OTT KPK : Dua Kepala Daerah Dalam Dua Hari Ini !!!

Berita160 Dilihat

Madiun, Berita Nusantara 89. OTT KPK kembali terjadi dalam pemberantasan korupsi di awal tahun 2026. KPK menangkap dua kepala daerah hanya dalam waktu kurang dari dua hari. Operasi Tangkap Tangan (OTT) KPK ini berlangsung di dua wilayah berbeda di Pulau Jawa. Kota Madiun, Jawa Timur, dan Kabupaten Pati, Jawa Tengah.

Peristiwa OTT pertama terjadi pada Senin, ketika tim penyidik KPK melakukan operasi senyap di Kota Madiun. Dalam kegiatan tersebut, penyidik mengamankan Wali Kota Madiun, Maidi, bersama dengan sejumlah orang terkait dalam dugaan tindak pidana korupsi. OTT di Madiun ini kemudian menjadi sorotan publik karena menjerat kepala daerah yang baru saja memenangkan kontestasi politik di daerahnya.

Dalam operasi tersebut, mengamankan total 15 orang, dan sembilan di antaranya, termasuk Maidi, menjalani pemeriksaan di Gedung Merah Putih. KPK menilai ada indikasi dugaan penerimaan fee dari kontraktor serta penyalahgunaan dana CSR perusahaan yang beroperasi di wilayah Madiun. Selain itu, barang bukti berupa uang tunai turut sebagai bagian dari proses penyidikan yang sedang berlangsung.

OTT KPK Jerat Bupati Pati

Belum genap satu hari setelah OTT di Madiun, KPK kembali bergerak ke Kabupaten Pati, Jawa Tengah. Di sini, operasi penindakan juga berbuah hasil dengan tertangkapnya Bupati Pati, Sudewo. Ia tiba di Gedung KPK di Jakarta dengan pengawalan ketat setelah operasi senyap KPK di daerahnya. OTT di Pati ini tidak hanya mengamankan Sudewo, tetapi juga sejumlah pihak lain yang memiliki keterkaitan dalam perkara yang sama.

Dalam kasus di Pati, dugaan awal praktik suap seputar perizinan usaha serta jual beli jabatan dalam struktur pemerintahan daerah.
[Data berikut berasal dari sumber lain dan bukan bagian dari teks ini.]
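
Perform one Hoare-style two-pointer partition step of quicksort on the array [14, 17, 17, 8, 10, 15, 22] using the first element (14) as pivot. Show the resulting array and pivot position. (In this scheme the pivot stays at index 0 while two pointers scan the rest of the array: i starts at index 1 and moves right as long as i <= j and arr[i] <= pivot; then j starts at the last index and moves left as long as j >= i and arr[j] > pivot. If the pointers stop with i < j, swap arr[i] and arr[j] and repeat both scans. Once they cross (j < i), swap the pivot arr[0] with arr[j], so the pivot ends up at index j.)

Hoare-style two-pointer partition with pivot = 14:

Initial array: [14, 17, 17, 8, 10, 15, 22]

Pointers start at i = 1, j = 6.
i stops at index 1 (arr[1]=17 > 14), j stops at index 4 (arr[4]=10 <= 14): swap arr[1] and arr[4], array becomes [14, 10, 17, 8, 17, 15, 22]
i stops at index 2 (arr[2]=17 > 14), j stops at index 3 (arr[3]=8 <= 14): swap arr[2] and arr[3], array becomes [14, 10, 8, 17, 17, 15, 22]
i ends at 3, j ends at 2: the pointers have crossed (j < i), so scanning stops.

Swap pivot arr[0] with arr[2] to place pivot at position 2: [8, 10, 14, 17, 17, 15, 22]
Pivot position: 2

After partitioning with pivot 14, the array becomes [8, 10, 14, 17, 17, 15, 22]. The pivot is placed at index 2. All elements to the left of the pivot are <= 14, and all elements to the right are > 14.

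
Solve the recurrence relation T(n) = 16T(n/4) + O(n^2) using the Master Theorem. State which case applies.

Master Theorem for T(n) = 16T(n/4) + O(n^2):

a = 16, b = 4, c = 2
log_b(a) = log_4(16) = 2.0000

Case 2: c = 2 = log_4(16) = 2.0000
T(n) = O(n^2 log n) = O(n^2 log n)

For T(n) = 16T(n/4) + O(n^2): log_4(16) = 2.0000. This is Case 2 of the Master Theorem (c = log_b(a), equal work at all levels), giving O(n^2 log n).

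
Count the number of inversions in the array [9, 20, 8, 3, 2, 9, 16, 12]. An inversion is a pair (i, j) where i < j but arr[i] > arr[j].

Finding inversions in [9, 20, 8, 3, 2, 9, 16, 12]:

(0, 2): arr[0]=9 > arr[2]=8
(0, 3): arr[0]=9 > arr[3]=3
(0, 4): arr[0]=9 > arr[4]=2
(1, 2): arr[1]=20 > arr[2]=8
(1, 3): arr[1]=20 > arr[3]=3
(1, 4): arr[1]=20 > arr[4]=2
(1, 5): arr[1]=20 > arr[5]=9
(1, 6): arr[1]=20 > arr[6]=16
(1, 7): arr[1]=20 > arr[7]=12
(2, 3): arr[2]=8 > arr[3]=3
(2, 4): arr[2]=8 > arr[4]=2
(3, 4): arr[3]=3 > arr[4]=2
(6, 7): arr[6]=16 > arr[7]=12

Total inversions: 13

The array has 13 inversion(s): (0,2), (0,3), (0,4), (1,2), (1,3), (1,4), (1,5), (1,6), (1,7), (2,3), (2,4), (3,4), (6,7). Each pair (i,j) satisfies i < j and arr[i] > arr[j].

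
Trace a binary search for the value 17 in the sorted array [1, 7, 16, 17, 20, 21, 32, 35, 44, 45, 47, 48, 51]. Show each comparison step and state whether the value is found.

Binary search for 17 in [1, 7, 16, 17, 20, 21, 32, 35, 44, 45, 47, 48, 51]:

lo=0, hi=12, mid=6, arr[mid]=32 -> 32 > 17, search left half
lo=0, hi=5, mid=2, arr[mid]=16 -> 16 < 17, search right half
lo=3, hi=5, mid=4, arr[mid]=20 -> 20 > 17, search left half
lo=3, hi=3, mid=3, arr[mid]=17 -> Found target at index 3!

Binary search finds 17 at index 3 after 4 comparisons. The search repeatedly halves the search space by comparing with the middle element.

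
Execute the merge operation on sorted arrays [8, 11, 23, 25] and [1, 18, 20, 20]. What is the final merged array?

Merging process:

Compare 8 vs 1: take 1 from right. Merged: [1]
Compare 8 vs 18: take 8 from left. Merged: [1, 8]
Compare 11 vs 18: take 11 from left. Merged: [1, 8, 11]
Compare 23 vs 18: take 18 from right. Merged: [1, 8, 11, 18]
Compare 23 vs 20: take 20 from right. Merged: [1, 8, 11, 18, 20]
Compare 23 vs 20: take 20 from right. Merged: [1, 8, 11, 18, 20, 20]
Append remaining from left: [23, 25]. Merged: [1, 8, 11, 18, 20, 20, 23, 25]

Final merged array: [1, 8, 11, 18, 20, 20, 23, 25]
Total comparisons: 6

The merged array is [1, 8, 11, 18, 20, 20, 23, 25], requiring 6 comparisons. The merge step runs in O(n) time where n is the total number of elements.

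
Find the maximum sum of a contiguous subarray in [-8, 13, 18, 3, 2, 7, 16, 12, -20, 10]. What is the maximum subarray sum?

Using Kadane's algorithm on [-8, 13, 18, 3, 2, 7, 16, 12, -20, 10]:

Scanning through the array:
Position 1 (value 13): max_ending_here = 13, max_so_far = 13
Position 2 (value 18): max_ending_here = 31, max_so_far = 31
Position 3 (value 3): max_ending_here = 34, max_so_far = 34
Position 4 (value 2): max_ending_here = 36, max_so_far = 36
Position 5 (value 7): max_ending_here = 43, max_so_far = 43
Position 6 (value 16): max_ending_here = 59, max_so_far = 59
Position 7 (value 12): max_ending_here = 71, max_so_far = 71
Position 8 (value -20): max_ending_here = 51, max_so_far = 71
Position 9 (value 10): max_ending_here = 61, max_so_far = 71

Maximum subarray: [13, 18, 3, 2, 7, 16, 12]
Maximum sum: 71

The maximum subarray is [13, 18, 3, 2, 7, 16, 12] with sum 71. This subarray runs from index 1 to index 7.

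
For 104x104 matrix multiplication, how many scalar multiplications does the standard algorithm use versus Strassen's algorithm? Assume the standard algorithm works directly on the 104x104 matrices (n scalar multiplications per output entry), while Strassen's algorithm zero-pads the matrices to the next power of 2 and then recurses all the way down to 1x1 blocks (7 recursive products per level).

Matrix multiplication for 104x104 matrices:

Strassen's algorithm requires power-of-2 dimensions. Pad 104x104 to 128x128 (next power of 2).

Standard algorithm: 104^3 = 1124864 multiplications
Strassen's algorithm: 7^(log2(128)) = 7^7 = 823543 multiplications
Savings: 1124864 - 823543 = 301321 multiplications

Standard: 1124864 multiplications (104^3). Strassen: 823543 multiplications (7^7, after padding to 128x128). Strassen reduces 8 recursive multiplications to 7 at each level.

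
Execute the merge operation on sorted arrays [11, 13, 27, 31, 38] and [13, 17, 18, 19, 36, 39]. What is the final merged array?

Merging process:

Compare 11 vs 13: take 11 from left. Merged: [11]
Compare 13 vs 13: take 13 from left. Merged: [11, 13]
Compare 27 vs 13: take 13 from right. Merged: [11, 13, 13]
Compare 27 vs 17: take 17 from right. Merged: [11, 13, 13, 17]
Compare 27 vs 18: take 18 from right. Merged: [11, 13, 13, 17, 18]
Compare 27 vs 19: take 19 from right. Merged: [11, 13, 13, 17, 18, 19]
Compare 27 vs 36: take 27 from left. Merged: [11, 13, 13, 17, 18, 19, 27]
Compare 31 vs 36: take 31 from left. Merged: [11, 13, 13, 17, 18, 19, 27, 31]
Compare 38 vs 36: take 36 from right. Merged: [11, 13, 13, 17, 18, 19, 27, 31, 36]
Compare 38 vs 39: take 38 from left. Merged: [11, 13, 13, 17, 18, 19, 27, 31, 36, 38]
Append remaining from right: [39]. Merged: [11, 13, 13, 17, 18, 19, 27, 31, 36, 38, 39]

Final merged array: [11, 13, 13, 17, 18, 19, 27, 31, 36, 38, 39]
Total comparisons: 10

The merged array is [11, 13, 13, 17, 18, 19, 27, 31, 36, 38, 39], requiring 10 comparisons. The merge step runs in O(n) time where n is the total number of elements.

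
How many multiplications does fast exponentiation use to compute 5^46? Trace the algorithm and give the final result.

Computing 5^46 by squaring (build up from 5^1; each line after the first costs one multiplication):

5^1 = 5
5^2 = (5^1)^2 = 5^2 = 25
5^4 = (5^2)^2 = 25^2 = 625
5^5 = 5 * 5^4 = 5 * 625 = 3125
5^10 = (5^5)^2 = 3125^2 = 9765625
5^11 = 5 * 5^10 = 5 * 9765625 = 48828125
5^22 = (5^11)^2 = 48828125^2 = 2384185791015625
5^23 = 5 * 5^22 = 5 * 2384185791015625 = 11920928955078125
5^46 = (5^23)^2 = 11920928955078125^2 = 142108547152020037174224853515625

Result: 142108547152020037174224853515625
Multiplications needed: 8 (8 lines after 5^1)

5^46 = 142108547152020037174224853515625. Using exponentiation by squaring, this requires 8 multiplications. The key idea: if the exponent is even, square the half-power; if odd, multiply by the base once.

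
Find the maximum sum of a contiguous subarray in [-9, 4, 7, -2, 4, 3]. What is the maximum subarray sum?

Using Kadane's algorithm on [-9, 4, 7, -2, 4, 3]:

Scanning through the array:
Position 1 (value 4): max_ending_here = 4, max_so_far = 4
Position 2 (value 7): max_ending_here = 11, max_so_far = 11
Position 3 (value -2): max_ending_here = 9, max_so_far = 11
Position 4 (value 4): max_ending_here = 13, max_so_far = 13
Position 5 (value 3): max_ending_here = 16, max_so_far = 16

Maximum subarray: [4, 7, -2, 4, 3]
Maximum sum: 16

The maximum subarray is [4, 7, -2, 4, 3] with sum 16. This subarray runs from index 1 to index 5.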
Aliran dana dari pihak tertentu untuk mempengaruhi proses pengisian jabatan strategis di lingkungan Pemerintah Kabupaten Pati. Penyidik masih terus mengumpulkan bukti dan mengembangkan keterangan untuk mengetahui secara pasti konstruksi perkara tersebut.

Penangkapan dua kepala daerah berurutan ini membuat publik dan pengamat hukum menyoroti masih tingginya praktik korupsi di tingkat pemerintahan daerah. Kasus yang menimpa Maidi dan Sudewo sekaligus menyeret sejumlah pejabat dan pihak terkait di masing-masing daerah. Hal ini menunjukkan bahwa tindakan korupsi masih terjadi secara terselubung dan melibatkan berbagai aktor, baik pejabat pemerintahan maupun pihak luar.

Kedua kepala daerah beserta sejumlah orang yang ikut terjaring operasi kini berada dalam pemeriksaan intensif di Kantor KPK. KPK memiliki waktu 1×24 jam sejak penangkapan untuk menentukan status hukum.